I joined a drug ring when I was 17 years old and, for just over a year, sold crack and powder cocaine in Rockford, Ill. I was arrested when I was 19 years old.
I am now 39 years old. I have spent over half of my life in federal prison. I have been gone from a world that witnessed the advent of smartphones, digital cameras, and GPS technology. More personally, I have been gone from my family. I have missed 20 years of graduations, funerals, and carved turkeys for the holidays. For my very first conviction, I paid with the entire balance of my freedom.
And I am destined to die here, unless President Obama commutes my life without parole sentence. Presidential pardons are usually handed out the week of December 22nd. There are thousands who think it's time I went home.

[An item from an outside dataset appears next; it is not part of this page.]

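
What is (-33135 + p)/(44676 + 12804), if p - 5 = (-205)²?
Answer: 593/3832 ≈ 0.15475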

Two decades ago, I stood before a federal judge who reluctantly sentenced me to life in prison. Everyone in the courtroom – the prosecutor, the judge, my lawyer – said the sentence was too harsh. But the federal formula was unwavering: it required exponentially harsher penalties for crack offenses, compared to offenses exclusively involving powder cocaine. My life sentence is the product of an unjust legal formula that has since been abandoned.
I do not deny the devastating effects of drug addiction. I know those effects firsthand. Both of my parents were drugs addicts. When I was 11 years old, I found my mother dead from a heroin overdose. I was sent to live with my grandmother, who herself was a well-known Rockford cocaine dealer. I was raised in a crack and prostitution house where adult family members taught me how to cook, package and sell cocaine. My childhood does not excuse my crime. It only explains the road I have traveled.
My clemency petition raises one fundamental question: is permanent banishment from society the only answer for a teenager who, with no prior convictions, joins a drug ring and spends a little over a year peddling crack and powder cocaine? I believe the answer is no. Rehabilitation is possible. I have a 20-year record of achievement to prove it. Even in the face of a mandatory life sentence, I have spent the last 20 years working to grow from an immature boy to a productive man. I have completed a 4,100 hour teaching apprenticeship to become a U.S. Department of Labor certified Teacher's Aide. I am a certified victim impact counselor. I am a companion for the inmate suicide prevention program. I teach in the Federal Bureau of Prisons reentry program, which prepares inmates for successful community reentry.
The person I have grown into is my way of apologizing to everyone I have ever wronged.
My clemency petition does not ask President Obama to rewrite constitutional law or legislate policy with the presidential pen. Congress and the Supreme Court have recently recognized that unjust mechanisms were a part of the federal sentencing machinery that resulted in my life sentence. Legislatively, the Fair Sentencing Act of 2010 is a bipartisan rejection of the unwarranted disparity between crack and powder sentences. Judicially, the Supreme Court, in Miller v. Alabama, said that it is unconstitutional to sentence any juvenile – even a juvenile murderer – to a mandatory life sentence.
Regardless of whether I am a juvenile offender by legal definition, the basic principles of Miller certainly apply. I am serving a life sentence for a drug crime that began and ended when I was just a teenager. If the Constitution prohibits a life sentence for juvenile murderers, then why must I die in prison for a first-time, nonviolent drug offense?
With each passing day, the constitutional and penological justifications further erode from the compulsory life sentences for thousands of nonviolent drug offenders like me. Both the federal judge who sentenced me and the prosecutor's office support my commutation. My request to President Obama contained the signatures of thousands of ordinary Americans, over 50 law schools, and numerous public servants and mobilized organizations, all of whom support commutation.